Selon Gaston Soppo Priso, son frère et sa sœur se sont« accaparés les sociétés Ugic et Ugid qu’ils gèrent à leur guise sans rendre compte depuis plus de 13 ans ». A l’en croire, les concernés n’ont jamais convoqué une assemblée générale, ni communiqué les états financiers de l’entreprise, comme l’exige l’ordonnance n° 1778 rendu le 4 juillet 1996 par le tribunal de première instance de Douala. Pourtant par arrêt définitif n° 135-C, rendu le 16 mai 2003 par la Cour d’appel du Littoral, il y est aussi bénéficiaire en co-division avec ses autres frères (Laurette Soppo Priso épouse Sosso Kollé, Hervé Soppo Priso, Serge Soppo Priso) des actions détenus majoritairement à plus de 90% par leur défunt père.
Besoins
Pis encore, Gaston Soppo Priso, résident à Grenoble en France déplore le fait qu’il a jamais reçu de dividendes, pourtant un arrêt avant dire droit n° 176/CC du 15 septembre 2000 rendu par la Cour d’appel du Littoral a ordonné de lui allouer la somme de 60 millions Fcfa à titre de frais médicaux pour lui permettre de faire face à son état de santé. Car, il est paralysé à plus de 80% par la myopathie, maladie qui le ronge depuis une trentaine d’années et l’empêche de se déplacer, avec obligation pour lui d’être en permanence assisté pour ses besoins de la vie courante. Sans raison apparente, les liquidateurs ne se sont pas exécutés, encore moins les gérants des différents sociétés. Au regard de cette situation difficile, il accuse son frère et sa sœur de ne lui avoir apporté aucun soutien financier sur les revenus qu’il est en droit d’attendre des dividendes des ces entreprises.
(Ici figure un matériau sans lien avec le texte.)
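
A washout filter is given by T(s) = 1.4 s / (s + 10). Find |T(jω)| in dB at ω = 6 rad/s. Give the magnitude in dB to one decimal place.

-2.8 dB

|j6| = 6
|j6 + 10| = √(6² + 10²) = 11.66
|T(j6)| = 1.4 × 6 / 11.66 = 0.72029
20 log₁₀(0.72029) = -2.85 dB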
Or, Gaston relève que son frère Jean Paul a spolié le Groupe Ugic, notamment, du fait que «sans qualité ni droit, il a vendu clandestinement certaines actions de cette société au Groupe Fadil au montant déclaré de 400 millions Fcfa.» Mais aussi qu’il a créé une entreprise personnelle Immofi SA au capital de 30 millions Fcfa qui gère subrepticement ses avoirs. Non sans relever que l’ordonnance désignant Jean Paul Soppo Priso administrateur judiciaire ne lui confiait qu’une seule année, et n’a jamais été renouvelé. Ce qui l’obligeait par conséquent d’agir en collégialité avec d’autres cohéritiers.
On se souvient que la déchirure des ayant-droits de la succession Soppo Priso, au lendemain du décès de leur père en 1996, avait favorisé la spoliation du patrimoine que leur avait légué leur géniteur par des tiers. Ce qui rend difficile l’inventaire des biens devant aboutir au partage entre héritiers.